One needs to look further west for one of the world's most exciting frontier exploration zones, which covers offshore Senegal and southern Mauritania.
These are really at least two plays in one region. To the southwest of the Senegalese capital Dakar lies the oil-prone Rufisque-Sangomar-Sangomar Deep (RSSD) acreage where wells drilled by operator Cairn Energy, now backed by partner Woodside Energy, have rarely failed to find commercial amounts of oil. To the north of Dakar, in an area extending across the border into Mauritania is the more gas-prone Greater Tortue acreage, which has yielded enough gas reserves for Kosmos Energy and new partner BP to make preparations for liquefied natural gas exports, initially by using a floating facility.
Speedy development has been helped by good relations between the oil companies and the Senegalese government, headed by former hydrocarbons geophysicist Macky Sall. He has so far managed to convince investors that Senegal is a good place to do business, despite the country's limited experience of major projects.
Like the Mozambican government on the other side of the continent, Sall seems to have accepted that, while offshore production via the planned FLNG or FPSO facilities may not bring as many local jobs and infrastructure projects as onshore developments, they are worth sanctioning if they get oil and gas production established more rapidly.
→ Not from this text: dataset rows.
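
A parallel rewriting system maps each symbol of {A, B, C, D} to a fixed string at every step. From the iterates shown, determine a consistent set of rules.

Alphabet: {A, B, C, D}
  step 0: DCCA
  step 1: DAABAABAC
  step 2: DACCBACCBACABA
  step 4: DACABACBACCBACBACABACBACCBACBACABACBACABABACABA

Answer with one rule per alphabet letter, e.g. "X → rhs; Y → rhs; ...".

  step 1 ⇒ step 2: DAABAABAC ⇒ DA·C·C·BA·C·C·BA·C·ABA
    A ↦ C
    B ↦ BA
    C ↦ ABA
    D ↦ DA

A->C, B->BA, C->ABA, D->DA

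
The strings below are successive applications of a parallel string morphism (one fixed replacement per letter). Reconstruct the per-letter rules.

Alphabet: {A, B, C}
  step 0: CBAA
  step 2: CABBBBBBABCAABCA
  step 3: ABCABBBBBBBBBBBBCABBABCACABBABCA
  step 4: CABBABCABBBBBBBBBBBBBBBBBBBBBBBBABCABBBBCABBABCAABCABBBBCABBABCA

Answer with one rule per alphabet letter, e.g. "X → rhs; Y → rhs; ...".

A->CA, B->BB, C->AB

  step 3 ⇒ step 4: ABCABBBBBBBBBBBBCABBABCACABBABCA ⇒ CA·BB·AB·CA·BB·BB·BB·BB·BB·BB·BB·BB·BB·BB·BB·BB·AB·CA·BB·BB·CA·BB·AB·CA·AB·CA·BB·BB·CA·BB·AB·CA
    A ↦ CA
    B ↦ BB
    C ↦ AB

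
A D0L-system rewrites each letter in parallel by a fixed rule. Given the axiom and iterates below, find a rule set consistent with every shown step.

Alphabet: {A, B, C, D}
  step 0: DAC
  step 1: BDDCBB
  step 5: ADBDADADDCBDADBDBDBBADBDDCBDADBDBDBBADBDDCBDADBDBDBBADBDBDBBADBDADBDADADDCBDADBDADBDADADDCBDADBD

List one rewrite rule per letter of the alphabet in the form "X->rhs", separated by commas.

A->DC, B->AD, C->BB, D->BD

  step 0 ⇒ step 1: DAC ⇒ BD·DC·BB
    A ↦ DC
    C ↦ BB
    D ↦ BD
    B ↦ AD  (constrained at step 1)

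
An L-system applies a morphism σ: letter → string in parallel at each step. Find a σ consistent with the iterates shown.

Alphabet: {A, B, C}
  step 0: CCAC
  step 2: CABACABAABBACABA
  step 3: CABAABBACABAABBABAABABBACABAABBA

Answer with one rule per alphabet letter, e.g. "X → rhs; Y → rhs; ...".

A->BA, B->AB, C->CA

  step 2 ⇒ step 3: CABACABAABBACABA ⇒ CA·BA·AB·BA·CA·BA·AB·BA·BA·AB·AB·BA·CA·BA·AB·BA
    A ↦ BA
    B ↦ AB
    C ↦ CA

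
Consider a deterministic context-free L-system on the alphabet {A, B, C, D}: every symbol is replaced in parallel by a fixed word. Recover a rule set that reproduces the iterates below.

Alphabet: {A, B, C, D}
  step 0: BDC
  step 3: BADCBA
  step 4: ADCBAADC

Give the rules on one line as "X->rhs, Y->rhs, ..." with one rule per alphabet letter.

A->DC, B->A, C->A, D->B

  step 3 ⇒ step 4: BADCBA ⇒ A·DC·B·A·A·DC
    A ↦ DC
    B ↦ A
    C ↦ A
    D ↦ B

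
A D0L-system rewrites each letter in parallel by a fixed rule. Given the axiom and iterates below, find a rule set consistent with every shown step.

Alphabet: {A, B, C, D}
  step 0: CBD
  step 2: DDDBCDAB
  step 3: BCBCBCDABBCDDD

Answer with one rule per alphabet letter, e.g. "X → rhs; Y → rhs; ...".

  step 2 ⇒ step 3: DDDBCDAB ⇒ BC·BC·BC·D·AB·BC·DD·D
    A ↦ DD
    B ↦ D
    C ↦ AB
    D ↦ BC

A->DD, B->D, C->AB, D->BC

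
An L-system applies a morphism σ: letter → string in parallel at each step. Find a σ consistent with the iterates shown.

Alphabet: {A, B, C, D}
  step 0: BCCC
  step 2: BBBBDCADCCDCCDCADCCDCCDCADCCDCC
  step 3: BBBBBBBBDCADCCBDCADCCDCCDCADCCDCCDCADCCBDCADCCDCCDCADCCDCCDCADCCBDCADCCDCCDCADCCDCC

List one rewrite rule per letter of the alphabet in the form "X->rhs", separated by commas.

A->B, B->BB, C->DCC, D->DCA

  step 2 ⇒ step 3: BBBBDCADCCDCCDCADCCDCCDCADCCDCC ⇒ BB·BB·BB·BB·DCA·DCC·B·DCA·DCC·DCC·DCA·DCC·DCC·DCA·DCC·B·DCA·DCC·DCC·DCA·DCC·DCC·DCA·DCC·B·DCA·DCC·DCC·DCA·DCC·DCC
    A ↦ B
    B ↦ BB
    C ↦ DCC
    D ↦ DCA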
In terms of exploiting the gas reserves straddling the Senegal/Mauritania border, using FLNG also solves the political problem of where to site an onshore LNG plant, given both countries would be keen to host it.
But the biggest incentive for the explorers are the reserves on offer, the estimated size of which has been growing with new finds. UK-based Cairn Energy recently announced it had increased its estimate of recoverable resources from its SNE field within the RSSD acreage to 0.563bn barrels from 473m. A final investment decision should come in late 2018, with first production planned for the early 2020s.
Meanwhile, the Greater Tortue project is based on gross reserves estimated at more than 25 trillion cf of gas, with the companies saying there could turn out to be twice that much in the complex-potentially enough for 30-50 years of production.
A 2.5m-tonnes-a-year FLNG facility is envisaged beginning operations in around 2021-22, assuming a positive FID is taken in 2018 or 2019. There is also talk of a second FLNG project later, with a future onshore plant also possible.
Total entered Senegal's offshore earlier this year, taking acreage close to the RSSD, and pledging to explore in deeper offshore waters that have yet to be fully investigated. Senegal's hydrocarbons adventure may only be just starting.
Other countries that have pushed upstream projects forward include Equatorial Guinea and Cameroon, where FLNG projects are planned to exploit medium-sized gas discoveries, and Ghana, where Tullow Oil plans to expand drilling in its Ten complex of fields, adjacent to the maritime border between Ghana and Côte d'Ivoire, if a dispute between the two states over the path of the border can be resolved.
Tullow's FPSO atop Ten is capable of producing 80,000 b/d but can't hit peak output without the extra wells. The company's Jubilee field already produces around 100,000 b/d. Ghana's total oil production is likely to average around 200,000 b/d in 2017, boosted by 45,000 b/d from Eni's new Sankofa field development.